MQTT: A Protocol Designed for Disconnection
While the web asks and waits for an answer, the world of things has been talking a different way. An introduction to publish/subscribe, and to the design philosophy of a protocol that even prepares a last will.
The conversation we have grown used to on the web is request and response. The browser asks the server, “Give me this page,” and the server answers. Ask nothing, and nothing happens. This is perfectly natural when a person sits in front of a screen and wonders about something.
Step into the world of things, though, and the story changes. Say you have two hundred temperature sensors hanging from a warehouse ceiling. For a server to ask them “what’s the temperature?”, it has to ask two hundred times — and it has no idea when to ask. Ask every minute and you have bothered 199 sensors that had nothing new to say. Ask every ten minutes and a freezer can thaw in between without anyone knowing. On top of that, these sensors run on batteries, their signal is weak, and they drop off constantly.
MQTT was born in exactly that situation. In 1999, Andy Stanford-Clark of IBM and Arlen Nipper of Arcom built it to monitor oil pipelines across the desert over satellite links. Satellite is slow, expensive, and unreliable. So the protocol had to be light — and above all, it had to treat disconnection as normal. That origin explains nearly every design decision in MQTT.
Don’t ask. Announce.
MQTT’s first move is to stop asking. A sensor asks no one anything; it simply publishes what it knows. “warehouse/freezer-a/temperature is -18.2.” That statement goes to an intermediary called a broker. Anyone curious about that fact has already subscribed with the broker: “Tell me when warehouse/freezer-a/temperature changes.”
The sensor doesn’t know who is listening. The listeners don’t need to know which sensor spoke. The two are joined by nothing but a name — the topic. A database recording temperatures, an alerting service, an admin dashboard: if all three subscribe to the same topic, the sensor still publishes exactly once. Not a single line of the sensor’s code changes.
Topics form a hierarchy with slashes, and subscriptions can use wildcards.
warehouse/freezer-a/temperature ← just this one
warehouse/+/temperature ← every freezer's temperature (+ is one level)

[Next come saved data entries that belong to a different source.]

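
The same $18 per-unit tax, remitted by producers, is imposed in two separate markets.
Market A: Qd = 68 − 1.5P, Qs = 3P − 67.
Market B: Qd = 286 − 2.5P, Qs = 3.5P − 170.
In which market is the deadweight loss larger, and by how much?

Market A: pre-tax P* = $30, Q* = 23; post-tax Q = 5; deadweight loss = $162.
Market B: pre-tax P* = $76, Q* = 96; post-tax Q = 69.75; deadweight loss = $236.25.
Difference: $162 vs $236.25 → market B is larger by $74.25.

Market B, by $74.25.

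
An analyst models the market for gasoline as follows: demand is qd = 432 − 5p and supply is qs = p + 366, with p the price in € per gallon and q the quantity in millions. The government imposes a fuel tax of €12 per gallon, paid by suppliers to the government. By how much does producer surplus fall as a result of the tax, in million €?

Without the tax, 432 − 5p = p + 366 gives 6p = 66, so p* = €11 and q* = 377.
With the tax collected from suppliers, supply shifts: qs = (p − 12) + 366.
New equilibrium: consumers pay €13, suppliers receive €1, q = 367. (Wedge: pb − ps = 12.)
ΔPS is the trapezoid between Q = 367 and Q = 377 of height €10: ½ · (377 + 367) · 10 = €3720.

Producer surplus falls by €3720 million.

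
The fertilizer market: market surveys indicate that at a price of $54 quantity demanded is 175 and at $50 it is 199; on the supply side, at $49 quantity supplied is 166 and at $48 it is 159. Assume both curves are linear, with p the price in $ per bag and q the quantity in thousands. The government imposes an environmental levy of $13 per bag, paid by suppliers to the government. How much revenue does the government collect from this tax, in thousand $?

Demand slope: (199 − 175)/(50 − 54) = -6, so qd = 499 − 6p.
Supply slope: (159 − 166)/(48 − 49) = 7, so qs = 7p − 177.
Without the tax, 499 − 6p = 7p − 177 gives 13p = 676, so p* = $52 and q* = 187.
With the tax collected from suppliers, supply shifts: qs = 7(p − 13) − 177.
New equilibrium: buyers pay $59, suppliers receive $46, q = 145. (Wedge: pb − ps = 13.)
Revenue = t · Q = 13 · 145 = $1885.

Tax revenue = $1885 thousand.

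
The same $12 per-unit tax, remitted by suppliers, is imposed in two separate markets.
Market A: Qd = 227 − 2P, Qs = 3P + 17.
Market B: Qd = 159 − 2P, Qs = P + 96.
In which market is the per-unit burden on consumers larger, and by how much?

Market A: pre-tax P* = $42, Q* = 143; post-tax Q = 128.6; per-unit burden on consumers = $7.2.
Market B: pre-tax P* = $21, Q* = 117; post-tax Q = 109; per-unit burden on consumers = $4.
Difference: $7.2 vs $4 → market A is larger by $3.2.

Market A, by $3.2.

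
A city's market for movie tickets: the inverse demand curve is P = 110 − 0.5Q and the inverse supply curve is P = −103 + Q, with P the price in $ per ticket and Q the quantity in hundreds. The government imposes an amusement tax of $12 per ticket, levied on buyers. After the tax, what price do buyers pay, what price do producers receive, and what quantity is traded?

Buyers pay $43; producers receive $31; quantity = 134.

Rewrite in direct form: Qd = 220 − 2P and Qs = P + 103.
Before the tax: set 220 − 2P = P + 103 → P* = $39, Q* = 142.
With the tax collected from buyers, demand (in seller-price terms) shifts: Qd = 220 − 2(P + 12).
New equilibrium: buyers pay $43, producers receive $31, Q = 134. (Wedge: Pb − Ps = 12.)
The less price-elastic side of the market bears the larger share of a per-unit tax.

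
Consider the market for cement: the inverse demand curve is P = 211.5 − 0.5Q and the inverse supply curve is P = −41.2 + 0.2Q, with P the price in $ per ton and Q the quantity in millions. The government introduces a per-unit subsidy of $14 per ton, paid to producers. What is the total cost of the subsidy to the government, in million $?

Government outlay = $5334 million.

Inverting to Q(P) form: Qd = 423 − 2P; Qs = 5P + 206.
Before the subsidy: set 423 − 2P = 5P + 206 → P* = $31, Q* = 361.
With a per-unit subsidy paid to producers, each receives P + 14 per unit sold, so supply becomes Qs = 5(P + 14) + 206.
Solving gives Q = 381 with buyers paying $21 and producers receiving $35 (the $14 wedge).
Outlay = t · Q = 14 · 381 = $5334.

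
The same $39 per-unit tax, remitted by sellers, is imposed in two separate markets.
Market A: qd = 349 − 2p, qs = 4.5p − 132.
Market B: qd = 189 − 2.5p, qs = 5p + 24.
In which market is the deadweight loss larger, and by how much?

Market A: pre-tax p* = $74, q* = 201; post-tax q = 147; deadweight loss = $1053.
Market B: pre-tax p* = $22, q* = 134; post-tax q = 69; deadweight loss = $1267.5.
Difference: $1053 vs $1267.5 → market B is larger by $214.5.

Market B, by $214.5.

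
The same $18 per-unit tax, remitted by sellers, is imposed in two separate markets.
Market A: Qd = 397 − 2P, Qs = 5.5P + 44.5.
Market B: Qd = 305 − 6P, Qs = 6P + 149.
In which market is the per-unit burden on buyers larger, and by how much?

Market A: pre-tax P* = $47, Q* = 303; post-tax Q = 276.6; per-unit burden on buyers = $13.2.
Market B: pre-tax P* = $13, Q* = 227; post-tax Q = 173; per-unit burden on buyers = $9.
Difference: $13.2 vs $9 → market A is larger by $4.2.

Market A, by $4.2.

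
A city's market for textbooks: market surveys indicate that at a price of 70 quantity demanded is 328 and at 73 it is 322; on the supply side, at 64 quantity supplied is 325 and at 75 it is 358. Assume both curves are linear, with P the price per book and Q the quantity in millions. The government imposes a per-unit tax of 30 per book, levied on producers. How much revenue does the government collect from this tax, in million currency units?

Demand slope: (322 − 328)/(73 − 70) = -2, so Qd = 468 − 2P.
Supply slope: (358 − 325)/(75 − 64) = 3, so Qs = 3P + 133.
Before the tax: set 468 − 2P = 3P + 133 → P* = 67, Q* = 334.
With the tax collected from producers, supply shifts: Qs = 3(P − 30) + 133.
New equilibrium: buyers pay 85, producers receive 55, Q = 298. (Wedge: Pb − Ps = 30.)
Revenue = t · Q = 30 · 298 = 8940.

Tax revenue = 8940 million.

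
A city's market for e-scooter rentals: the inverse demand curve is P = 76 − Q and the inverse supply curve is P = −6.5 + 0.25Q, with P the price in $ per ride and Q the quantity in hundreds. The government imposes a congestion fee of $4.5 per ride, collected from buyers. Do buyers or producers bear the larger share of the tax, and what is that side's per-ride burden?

Buyers bear the larger share: $3.6 per ride.

Rewrite in direct form: Qd = 76 − P and Qs = 4P + 26.
Without the tax, 76 − P = 4P + 26 gives 5P = 50, so P* = $10 and Q* = 66.
With the tax collected from buyers, demand (in seller-price terms) shifts: Qd = 76 − (P + 4.5).
New equilibrium: buyers pay $13.6, producers receive $9.1, Q = 62.4. (Wedge: Pb − Ps = 4.5.)
Per-ride burden: buyers $3.6, producers $0.9.
Buyers take the larger share because demand is less price-elastic here (demand slope 1 vs supply slope 4).
The less price-elastic side of the market bears the larger share of a per-unit tax.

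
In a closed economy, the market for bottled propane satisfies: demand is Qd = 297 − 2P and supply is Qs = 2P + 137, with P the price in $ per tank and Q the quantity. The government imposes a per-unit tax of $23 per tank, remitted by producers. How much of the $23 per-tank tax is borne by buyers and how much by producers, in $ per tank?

Without the tax, 297 − 2P = 2P + 137 gives 4P = 160, so P* = $40 and Q* = 217.
With the tax collected from producers, supply shifts: Qs = 2(P − 23) + 137.
New equilibrium: buyers pay $51.5, producers receive $28.5, Q = 194. (Wedge: Pb − Ps = 23.)
Burden on buyers: $11.5; on producers: $11.5. (They sum to $23.)

Buyers bear $11.5 per tank; producers bear $11.5 per tank.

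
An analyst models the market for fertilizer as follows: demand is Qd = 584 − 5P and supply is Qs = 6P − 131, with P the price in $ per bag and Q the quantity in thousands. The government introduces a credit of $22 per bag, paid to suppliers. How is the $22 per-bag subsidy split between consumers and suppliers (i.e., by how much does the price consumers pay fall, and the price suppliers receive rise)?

Consumers gain $12 per bag; suppliers gain $10 per bag.

Without the subsidy, 584 − 5P = 6P − 131 gives 11P = 715, so P* = $65 and Q* = 259.
With a per-unit subsidy paid to suppliers, each receives P + 22 per unit sold, so supply becomes Qs = 6(P + 22) − 131.
Solving gives Q = 319 with consumers paying $53 and suppliers receiving $75 (the $22 wedge).
Gain to consumers: $12; to suppliers: $10. (They sum to $22.)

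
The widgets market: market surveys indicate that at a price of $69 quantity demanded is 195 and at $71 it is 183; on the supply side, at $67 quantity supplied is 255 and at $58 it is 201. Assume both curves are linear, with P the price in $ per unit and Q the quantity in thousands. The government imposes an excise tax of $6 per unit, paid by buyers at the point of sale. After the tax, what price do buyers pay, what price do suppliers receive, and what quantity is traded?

Buyers pay $66; suppliers receive $60; quantity = 213.

Demand slope: (183 − 195)/(71 − 69) = -6, so Qd = 609 − 6P.
Supply slope: (201 − 255)/(58 − 67) = 6, so Qs = 6P − 147.
Before the tax: set 609 − 6P = 6P − 147 → P* = $63, Q* = 231.
With the tax collected from buyers, demand (in seller-price terms) shifts: Qd = 609 − 6(P + 6).
Solving gives Q = 213 with buyers paying $66 and suppliers receiving $60 (the $6 wedge).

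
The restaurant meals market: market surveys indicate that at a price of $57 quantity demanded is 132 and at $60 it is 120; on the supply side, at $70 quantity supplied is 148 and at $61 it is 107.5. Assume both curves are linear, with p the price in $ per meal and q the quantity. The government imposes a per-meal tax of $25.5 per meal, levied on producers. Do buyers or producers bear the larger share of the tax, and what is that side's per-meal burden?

Demand slope: (120 − 132)/(60 − 57) = -4, so qd = 360 − 4p.
Supply slope: (107.5 − 148)/(61 − 70) = 4.5, so qs = 4.5p − 167.
Without the tax, 360 − 4p = 4.5p − 167 gives 8.5p = 527, so p* = $62 and q* = 112.
With the tax collected from producers, supply shifts: qs = 4.5(p − 25.5) − 167.
New equilibrium: buyers pay $75.5, producers receive $50, q = 58. (Wedge: pb − ps = 25.5.)
Per-meal burden: buyers $13.5, producers $12.
Buyers take the larger share because demand is less price-elastic here (demand slope 4 vs supply slope 4.5).
The less price-elastic side of the market bears the larger share of a per-unit tax.

Buyers bear the larger share: $13.5 per meal.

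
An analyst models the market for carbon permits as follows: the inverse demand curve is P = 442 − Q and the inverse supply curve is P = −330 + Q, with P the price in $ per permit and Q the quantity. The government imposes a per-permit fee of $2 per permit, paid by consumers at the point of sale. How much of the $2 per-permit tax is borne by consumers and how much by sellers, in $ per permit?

Consumers bear $1 per permit; sellers bear $1 per permit.

Inverting to Q(P) form: Qd = 442 − P; Qs = P + 330.
Before the tax: set 442 − P = P + 330 → P* = $56, Q* = 386.
With the tax collected from consumers, demand (in seller-price terms) shifts: Qd = 442 − (P + 2).
Solving gives Q = 385 with consumers paying $57 and sellers receiving $55 (the $2 wedge).
Burden on consumers: $1; on sellers: $1. (They sum to $2.)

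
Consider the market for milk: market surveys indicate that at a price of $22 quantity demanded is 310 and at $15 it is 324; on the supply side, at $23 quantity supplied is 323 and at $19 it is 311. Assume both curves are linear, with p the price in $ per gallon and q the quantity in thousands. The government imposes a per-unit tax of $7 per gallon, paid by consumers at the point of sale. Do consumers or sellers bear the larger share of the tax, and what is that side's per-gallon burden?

Demand slope: (324 − 310)/(15 − 22) = -2, so qd = 354 − 2p.
Supply slope: (311 − 323)/(19 − 23) = 3, so qs = 3p + 254.
Without the tax, 354 − 2p = 3p + 254 gives 5p = 100, so p* = $20 and q* = 314.
With the tax collected from consumers, demand (in seller-price terms) shifts: qd = 354 − 2(p + 7).
New equilibrium: consumers pay $24.2, sellers receive $17.2, q = 305.6. (Wedge: pb − ps = 7.)
Per-gallon burden: consumers $4.2, sellers $2.8.
Consumers take the larger share because demand is less price-elastic here (demand slope 2 vs supply slope 3).

Consumers bear the larger share: $4.2 per gallon.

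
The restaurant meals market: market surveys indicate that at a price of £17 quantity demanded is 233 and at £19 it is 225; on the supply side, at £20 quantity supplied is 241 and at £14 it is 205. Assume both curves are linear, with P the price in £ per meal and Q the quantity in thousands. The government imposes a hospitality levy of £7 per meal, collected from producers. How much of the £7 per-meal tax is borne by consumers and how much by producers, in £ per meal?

Demand slope: (225 − 233)/(19 − 17) = -4, so Qd = 301 − 4P.
Supply slope: (205 − 241)/(14 − 20) = 6, so Qs = 6P + 121.
Before the tax: set 301 − 4P = 6P + 121 → P* = £18, Q* = 229.
With the tax collected from producers, supply shifts: Qs = 6(P − 7) + 121.
New equilibrium: consumers pay £22.2, producers receive £15.2, Q = 212.2. (Wedge: Pb − Ps = 7.)
Burden on consumers: £4.2; on producers: £2.8. (They sum to £7.)

Consumers bear £4.2 per meal; producers bear £2.8 per meal.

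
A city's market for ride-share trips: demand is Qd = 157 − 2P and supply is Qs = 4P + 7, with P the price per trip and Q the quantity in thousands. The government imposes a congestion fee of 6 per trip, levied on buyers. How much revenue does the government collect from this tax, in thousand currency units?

Before the tax: set 157 − 2P = 4P + 7 → P* = 25, Q* = 107.
With the tax collected from buyers, demand (in seller-price terms) shifts: Qd = 157 − 2(P + 6).
Solving gives Q = 99 with buyers paying 29 and producers receiving 23 (the 6 wedge).
Revenue = t · Q = 6 · 99 = 594.

Tax revenue = 594 thousand.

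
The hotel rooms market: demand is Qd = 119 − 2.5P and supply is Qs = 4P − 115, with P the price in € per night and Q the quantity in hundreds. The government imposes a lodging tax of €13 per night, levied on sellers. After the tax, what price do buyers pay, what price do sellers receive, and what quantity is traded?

Buyers pay €44; sellers receive €31; quantity = 9.

Without the tax, 119 − 2.5P = 4P − 115 gives 6.5P = 234, so P* = €36 and Q* = 29.
With the tax collected from sellers, supply shifts: Qs = 4(P − 13) − 115.
Solving gives Q = 9 with buyers paying €44 and sellers receiving €31 (the €13 wedge).
The less price-elastic side of the market bears the larger share of a per-unit tax.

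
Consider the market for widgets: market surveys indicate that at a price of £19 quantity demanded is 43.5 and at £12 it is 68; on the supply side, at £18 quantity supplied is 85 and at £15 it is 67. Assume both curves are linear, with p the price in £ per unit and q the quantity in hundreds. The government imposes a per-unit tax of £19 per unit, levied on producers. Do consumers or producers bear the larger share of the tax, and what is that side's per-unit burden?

Demand slope: (68 − 43.5)/(12 − 19) = -3.5, so qd = 110 − 3.5p.
Supply slope: (67 − 85)/(15 − 18) = 6, so qs = 6p − 23.
Without the tax, 110 − 3.5p = 6p − 23 gives 9.5p = 133, so p* = £14 and q* = 61.
With the tax collected from producers, supply shifts: qs = 6(p − 19) − 23.
New equilibrium: consumers pay £26, producers receive £7, q = 19. (Wedge: pb − ps = 19.)
Per-unit burden: consumers £12, producers £7.
Consumers take the larger share because demand is less price-elastic here (demand slope 3.5 vs supply slope 6).

Consumers bear the larger share: £12 per unit.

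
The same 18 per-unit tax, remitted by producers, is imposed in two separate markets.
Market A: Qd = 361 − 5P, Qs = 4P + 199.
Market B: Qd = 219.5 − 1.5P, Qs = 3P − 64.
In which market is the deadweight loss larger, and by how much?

Market A: pre-tax P* = 18, Q* = 271; post-tax Q = 231; deadweight loss = 360.
Market B: pre-tax P* = 63, Q* = 125; post-tax Q = 107; deadweight loss = 162.
Difference: 360 vs 162 → market A is larger by 198.

Market A, by 198.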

warehouse/# ← everything under warehouse (# is the rest)
In code it comes to about this much. Once you know the broker’s address, the rest is two verbs.
import mqtt from 'mqtt';
const client = mqtt.connect('mqtt://broker.local');
// the listening side
client.subscribe('warehouse/+/temperature');
client.on('message', (topic, payload) => {
console.log(topic, String(payload)); // warehouse/freezer-a/temperature -18.2
});
// the speaking side
client.publish('warehouse/freezer-a/temperature', '-18.2');
Three devices for handling absence
So far this is not far from any other publish/subscribe system. What let MQTT survive in the world of things comes next.
First, QoS — the level of delivery guarantee. Level 0 just throws the message (no confirmation that it arrived). Level 1 resends until it arrives (so it may arrive more than once). Level 2 adds another round trip so it arrives exactly once (and is correspondingly slower). For a temperature that will be superseded by a fresh reading a second later, 0 is plenty; a command like “open the door” needs 1 or 2. Rather than handing you reliability for free, MQTT lets you pay for it per message.
Second, the retained message. The broker holds on to the last value for each topic. When you open the admin dashboard, there is no reason to stare at an empty screen for minutes until the next temperature report arrives. The moment you subscribe, the last known value lands. For any system that deals in state, this is a bigger convenience than it first appears.
Third — and this is the most characteristically MQTT of them all — the Last Will and Testament. When a device connects, it hands the broker its will in advance: “If I vanish without saying goodbye, announce ‘offline’ on this topic for me.” Later, when the device truly dies, loses power, or falls off the network, the broker notices the absence and publishes the will on its behalf.
mqtt.connect('mqtt://broker.local', {
will: { topic: 'warehouse/freezer-a/status', payload: 'offline', retain: true },
});
Designing absence into the system
The idea of a will is worth pausing on. Most protocols design what will be exchanged while the connection is alive. MQTT goes a step further and designs what will be said after the connection is gone. Disappearance is treated not as an exception to handle but as an ordinary event.
That is a lesson from the pipeline in the desert. Satellite links drop. That is not a bug to be fixed but a condition to be accepted. When you design on top of a condition instead of denying it, you tend to get a sturdier thing. That, I think, is why MQTT is still connecting factories, cars, and the light bulbs in our homes two decades on.
Much of what we build is like this too. Users close the app halfway through, the signal dies in the subway, a payment stalls without an answer. Do we call those moments exceptions and hurry to paper over them — or do we assume from the start that they will happen, and prepare in advance what should be said when they do? MQTT chose the latter, and I suspect that choice is less a technical decision than a stance.